Our company recognized early on the importance of meeting state requirements efficiently, leading to our adoption of the A.L.T.A. framework. This comprehensive approach incorporates:
Age verification
Licensing & Compliance
Taxes
Audit trail
Through this framework, we've demonstrated how businesses can effectively meet regulatory requirements while maintaining operational efficiency and ensuring compliance across multiple jurisdictions.
South Dakota's situation reflects a concerning pattern emerging across multiple states. In Virginia, for example, regulatory authorities are implementing similar barriers to efficient marketplace operations, apparently influenced by traditional wholesale channels resistant to modern distribution methods. This trend threatens to undermine the progress made in streamlining tax collection and regulatory compliance.
The federal "Protect Small Businesses from Excessive Paperwork Act of 2025" presents a valuable model for state-level regulatory reform. States need to modernize their regulatory frameworks to align with current business models while reducing unnecessary administrative burdens. This modernization should focus on supporting family-owned craft businesses and enhancing consumer choice, all while maintaining efficient tax collection systems that benefit both state revenues and business operations.
Looking ahead, the South Dakota DOR's current position on alcohol sales marks a concerning regression from the efficiency gains achieved through the Wayfair decision. Their interpretation not only contradicts their own legislation but also threatens to reintroduce unnecessary complexity into tax collection and compliance procedures. This situation calls for immediate attention from policymakers and stakeholders to prevent the erosion of progress made in streamlining state tax collection and regulatory compliance.
We have to hope the federal “Protect Small Businesses from Excessive Paperwork Act of 2025” concepts trickle down to states. There needs to be some severe rethinking at the state level of what departments should be doing to help businesses and not hinder them. When it comes to alcohol, so many of these departments are highly influenced by the old-fashioned wholesale channel. These departments even admit that the influence comes from the wholesale channel as to what they should be doing.
The South Dakota Department of Revenue's approach to alcoholic beverages exemplifies a troubling trend among regulatory departments nationwide. Their interpretation contradicts both common sense and the efficiency principles that drove the original legislation. This regulatory inconsistency creates unnecessary barriers for businesses while potentially wasting taxpayer resources on inefficient collection methods, an approach that Governor Kristi Noem would likely find inconsistent with her administration's commitment to efficient governance and fiscal responsibility.

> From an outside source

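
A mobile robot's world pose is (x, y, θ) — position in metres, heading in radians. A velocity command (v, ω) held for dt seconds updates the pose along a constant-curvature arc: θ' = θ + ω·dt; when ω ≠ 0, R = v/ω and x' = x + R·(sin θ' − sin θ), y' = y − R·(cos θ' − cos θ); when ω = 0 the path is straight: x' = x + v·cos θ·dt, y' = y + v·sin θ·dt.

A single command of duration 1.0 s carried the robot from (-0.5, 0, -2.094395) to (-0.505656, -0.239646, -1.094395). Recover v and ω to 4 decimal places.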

Even as businesses demonstrate their ability to meet state regulatory needs, regulators are increasingly influenced by the wholesale lobbyists to complicate compliance. This same pattern is evident in Virginia, Tennessee, Michigan and others, where regulators have abandoned logical pathways to improve consumer choice and focus on creating barriers under wholesale channel influence. It's time to overhaul regulatory rules nationwide, a change that would improve consumer choice, help family craft businesses grow, and generate more tax revenue for states while reducing the outsized influence of entrenched wholesale interests. It is the American thing to do, help our family craft businesses.